Smithson often speaks to groups of students, but at his Siena lecture he had to walk a fine line to hold the interest of students in such a wide age range.

“When you speak at a college, you have to realize that the students are almost fully adults,” he said. “I don’t do any Louis CK-type stuff but you can go places when you talk to college students that you can’t with middle and high schoolers. Their worldview is different. They’re free and they don’t have as many rules. With middle schoolers the biggest challenge is not getting too far over their heads. I have to keep making sure I’m hitting it with them.”

Justine Guinaw ’20 of Kings Park, NY is thoroughly impressed with her First Year Seminar experience and Smithson’s book.

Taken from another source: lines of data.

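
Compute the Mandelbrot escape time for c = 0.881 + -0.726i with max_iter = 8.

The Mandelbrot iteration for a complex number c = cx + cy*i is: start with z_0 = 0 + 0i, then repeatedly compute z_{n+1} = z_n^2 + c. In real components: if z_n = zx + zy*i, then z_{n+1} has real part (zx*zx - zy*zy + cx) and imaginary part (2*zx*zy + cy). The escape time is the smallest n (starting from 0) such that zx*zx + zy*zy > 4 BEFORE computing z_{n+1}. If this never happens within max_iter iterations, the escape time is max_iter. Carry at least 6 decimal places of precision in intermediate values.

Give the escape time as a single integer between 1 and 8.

Answer: 2

Derivation:
z_0 = 0 + 0i, c = 0.8810 + -0.7260i
Iter 1: z = 0.8810 + -0.7260i, |z|^2 = 1.3032
Iter 2: z = 1.1301 + -2.0052i, |z|^2 = 5.2980
Escaped at iteration 2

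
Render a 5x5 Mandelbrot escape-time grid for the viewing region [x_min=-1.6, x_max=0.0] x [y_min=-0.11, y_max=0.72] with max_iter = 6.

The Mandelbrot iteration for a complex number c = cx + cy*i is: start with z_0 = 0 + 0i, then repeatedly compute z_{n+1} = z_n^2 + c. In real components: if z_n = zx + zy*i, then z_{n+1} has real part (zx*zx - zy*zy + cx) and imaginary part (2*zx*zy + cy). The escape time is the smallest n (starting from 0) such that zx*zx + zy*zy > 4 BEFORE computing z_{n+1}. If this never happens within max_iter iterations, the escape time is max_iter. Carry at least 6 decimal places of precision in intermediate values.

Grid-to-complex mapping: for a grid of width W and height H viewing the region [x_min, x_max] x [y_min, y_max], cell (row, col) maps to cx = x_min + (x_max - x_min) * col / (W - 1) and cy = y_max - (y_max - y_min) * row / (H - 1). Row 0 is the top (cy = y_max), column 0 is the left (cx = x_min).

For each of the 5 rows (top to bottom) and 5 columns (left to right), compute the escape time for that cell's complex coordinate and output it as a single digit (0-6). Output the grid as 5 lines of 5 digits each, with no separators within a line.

Answer: 33466
35666
46666
66666
66666

Derivation:
(row=0, col=0): c = -1.6000 + 0.7200i → escape time 3
(row=0, col=1): c = -1.2000 + 0.7200i → escape time 3
(row=0, col=2): c = -0.8000 + 0.7200i → escape time 4
(row=0, col=3): c = -0.4000 + 0.7200i → escape time 6
(row=0, col=4): c = 0.0000 + 0.7200i → escape time 6
(row=1, col=0): c = -1.6000 + 0.5125i → escape time 3
(row=1, col=1): c = -1.2000 + 0.5125i → escape time 5
(row=1, col=2): c = -0.8000 + 0.5125i → escape time 6
(row=1, col=3): c = -0.4000 + 0.5125i → escape time 6
(row=1, col=4): c = 0.0000 + 0.5125i → escape time 6
(row=2, col=0): c = -1.6000 + 0.3050i → escape time 4
(row=2, col=1): c = -1.2000 + 0.3050i → escape time 6
(row=2, col=2): c = -0.8000 + 0.3050i → escape time 6
(row=2, col=3): c = -0.4000 + 0.3050i → escape time 6
(row=2, col=4): c = 0.0000 + 0.3050i → escape time 6
(row=3, col=0): c = -1.6000 + 0.0975i → escape time 6
(row=3, col=1): c = -1.2000 + 0.0975i → escape time 6
(row=3, col=2): c = -0.8000 + 0.0975i → escape time 6
(row=3, col=3): c = -0.4000 + 0.0975i → escape time 6
(row=3, col=4): c = 0.0000 + 0.0975i → escape time 6
(row=4, col=0): c = -1.6000 + -0.1100i → escape time 6
(row=4, col=1): c = -1.2000 + -0.1100i → escape time 6
(row=4, col=2): c = -0.8000 + -0.1100i → escape time 6
(row=4, col=3): c = -0.4000 + -0.1100i → escape time 6
(row=4, col=4): c = 0.0000 + -0.1100i → escape time 6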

“I absolutely adore this seminar,” she said. “We get to state and defend our thoughts and opinions in way we have not been challenged to do before.”

Guinaw, an ROTC cadet, said she has read before about war and the military, but usually about soldiers in World War II or Vietnam.

“This was about something so recent,” she said about an event of historic importance that happened in the students’ lifetimes. “And Ryan was just a year older than we are now when he was sent to Iraq. It’s not often that we get to study about something so recent, and about someone close to our age.”

Smithson agrees that teaching about recent events is just as important as delving into what happened decades or centuries ago.

“High schoolers today were born after 9/11,” he said. “It’s history to them. They have always lived in this world. They don’t know a world before 9/11 and how life-changing that moment was.”

It was the 9/11 terrorist attacks that originally prompted Smithson to join the military. Propelled by the need to do something for his country, he joined the Army Reserves when he was just out of high school.

“Students that I speak to can relate to not knowing where to put your foot next,” he shared. “Things in life come out of nowhere at you when you are coming of age.”